Highly dependent on the quality of the grounding stage: CoRE only improves the reasoning stage. If the preceding schema linking and table pruning (grounding) fail, CoRE cannot compensate. This is supported by the massive performance leap when using the golden schema in experiments.
Incompatible with Self-Consistency strategies: The performance of CoRE + DAIL-SQL (SC) drops by 0.2%, suggesting a conflict between Sampler Contrastive Context information and high-temperature voting.
Future Directions: Update experience memory online (continuously accumulating experience as new questions arise), or unify both grounding and reasoning stages into the contrastive framework.

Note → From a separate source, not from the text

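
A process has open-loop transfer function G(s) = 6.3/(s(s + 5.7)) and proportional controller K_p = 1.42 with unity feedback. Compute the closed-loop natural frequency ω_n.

ω_n = 2.99 rad/s

1 + K_p·G(s) = 0 gives s² + 5.7s + 8.946 = 0.
So ω_n² = 8.946 ⇒ ω_n = 2.991 rad/s, and ζ = 5.7/(2ω_n) = 0.953.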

vs DAIL-SQL: DAIL-SQL retrieves few-shot exemplars from the training set based on structural similarity, but relies only on positive exemplars from limited sources. CoRE's experience memory scales up the data size by 8-9x using MCTS and introduces positive-negative contrastive signals.
vs ExpeL: ExpeL also learns from experiences using LLMs, but relies on human-annotated datasets to summarize experience. CoRE automatically generates experiences and reward labels using MCTS, achieving a higher level of automation.
vs Self-RAG / Corrective RAG: These works focus on "when to retrieve" and "retrieval quality assessment," whereas CoRE focuses on "how to utilize retrieved results" by using a contrastive mechanism to improve the utilization efficiency of retrieved content.

Rating¶

Novelty: ⭐⭐⭐⭐ The combination of MCTS-based experience memory construction and contrastive ICL is novel, with an elegant cognitive science analogy.
Experimental Thoroughness: ⭐⭐⭐⭐ Comprehensive evaluation across multiple datasets and baselines, with detailed ablation studies.
Writing Quality: ⭐⭐⭐⭐ The framework description is clear, though it contains many symbols requiring careful reading.
Value: ⭐⭐⭐⭐ A plug-and-play practical framework with direct application value for structured data reasoning.